Nos han tocado momentos difíciles para criar, para educar, para ejercer nuestra praxis. Los tiempos corren… Todos corremos…
La posmodernidad nos enfrenta a una temporalidad que parece ir más de prisa que el reloj de todos los tiempos. Todo rápido, instantáneo, breve, perecedero.
Cultura de lo fast, de lo inmediato. Triunfo de lo efímero: dietas y cremas milagrosas, terapias brevísimas, libros de autoayuda.
El malestar de la cultura tiene hoy esas connotaciones: cambios vertiginosos, profundas paradojas, crisis de valores que enfrentan al ser humano a vacíos existenciales en los que los síntomas adictivos encuentran su terreno más fértil.
Vacíos a llenar. Tiempos que apremian. Vínculos perecederos.
Hoy se han sacudido todas las certezas, pero quedan algunas. Quienes somos padres estamos convencidos de que nos han tocado tiempos difíciles para educar, que deseamos lo mejor para nuestros niños y que, a pesar de las buenas intenciones, nos equivocamos una y otra vez.
A partir de ahí, se acaban las certezas.
Están quienes reconocen sus errores y tratan de cambiar solos.
Están quienes piden ayuda.
Quienes prefieren no ver.
Quienes adjudican culpas a los otros.
Alguien dijo que pensar en el hombre casi equivale a salvarlo. Hoy cobra mucha vigencia, porque suele faltarnos el tiempo para pensar en esa construcción tan particular y maravillosa que es la del vínculo con cada hijo.
Pensar infancias y adolescencias en los tiempos que corren es una tarea que nos involucra a todos. Educar es un trabajo entre todos.
Una de las dificultades actuales es que, a diferencia de antaño –cuando nuestros padres elegían qué mundo entraba a nuestra cabeza y corazones– hoy los chicos aprietan botones y está todo el mundo ahí, en sus aspectos positivos y en sus peores crueldades.

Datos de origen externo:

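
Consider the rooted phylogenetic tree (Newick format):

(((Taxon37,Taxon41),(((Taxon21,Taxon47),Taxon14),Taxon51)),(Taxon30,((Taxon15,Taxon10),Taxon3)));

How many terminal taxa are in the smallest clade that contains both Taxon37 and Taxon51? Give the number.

The MRCA of Taxon37 and Taxon51 is the node subtending ((Taxon37,Taxon41),(((Taxon21,Taxon47),Taxon14),Taxon51)).
That clade contains 6 terminal taxa: Taxon14, Taxon21, Taxon37, Taxon41, Taxon47, Taxon51.

6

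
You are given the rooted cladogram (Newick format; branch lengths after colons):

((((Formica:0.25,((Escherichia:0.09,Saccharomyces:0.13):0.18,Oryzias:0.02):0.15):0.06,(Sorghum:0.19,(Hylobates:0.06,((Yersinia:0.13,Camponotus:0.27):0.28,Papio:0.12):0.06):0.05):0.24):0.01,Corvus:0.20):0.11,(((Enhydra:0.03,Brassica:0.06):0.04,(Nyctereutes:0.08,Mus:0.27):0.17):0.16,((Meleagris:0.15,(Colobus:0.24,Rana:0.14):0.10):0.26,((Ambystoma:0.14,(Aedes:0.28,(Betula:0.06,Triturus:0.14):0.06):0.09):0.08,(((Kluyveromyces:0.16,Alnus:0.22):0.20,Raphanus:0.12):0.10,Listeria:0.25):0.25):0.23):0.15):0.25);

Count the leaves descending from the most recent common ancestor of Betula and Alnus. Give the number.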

Hay todo un trabajo por hacer para dosificar, filtrar y controlar pantallas.
Hay todo un trabajo por hacer (y eso requiere tiempo) para asegurar el amor, el juego y la amistad en la infancia, que requiere momentos de mirada, palabra y acompañamiento.
¿Cómo llega el amor en los tiempos que corren? ¿Cómo hacer que nuestros hijos se sientan valiosos si la hiperocupación y/o la hiperconexión nos dejan sin tiempo real y gozoso para mirarlos, escucharlos y mostrarles todos los mundos posibles más allá de lo virtual?
¿Cómo enseñarles a jugar o acompañarlos en el deporte sin tiempo? ¿Cómo invitar a amigos, seguir sus aprendizajes, estar atentos a sus emociones en esa vida tan a prisa?
¿Cómo poner límites amorosos si no hay tiempo para mirar la escena, escuchar sus explicaciones y no caer en penitencias y retos injustos y apresurados?
Como siempre, es imposible generalizar, pero daría la sensación que hay menos padres disponibles. Que los proyectos personales, profesionales, laborales, estéticos, narcisísticos son más importantes que el proyecto de construir una familia.
Obviamente que cada familia (al modo que esté constituida) hace lo que puede. Pero cuando las dificultades aparecen, es más oportuno implicarse y pensar en las equivocaciones y el modo de resolverlas que adjudicar los errores a terceros (maestra, abuelos, amigos, pantallas) o pedir que la escuela construya lo que los padres no pudieron.
Hay muchas decisiones y elecciones que tomar cuando uno decide ser padre.
Hoy rescatamos esta: o quiero un hijo que tenga, que no le falte nada (como si eso fuera posible), o quiero un hijo que sea buena persona, empático, deseoso de aprender y de tener amigos.
Para la segunda opción, el reloj no debe apurarnos. Hay que estar, estando.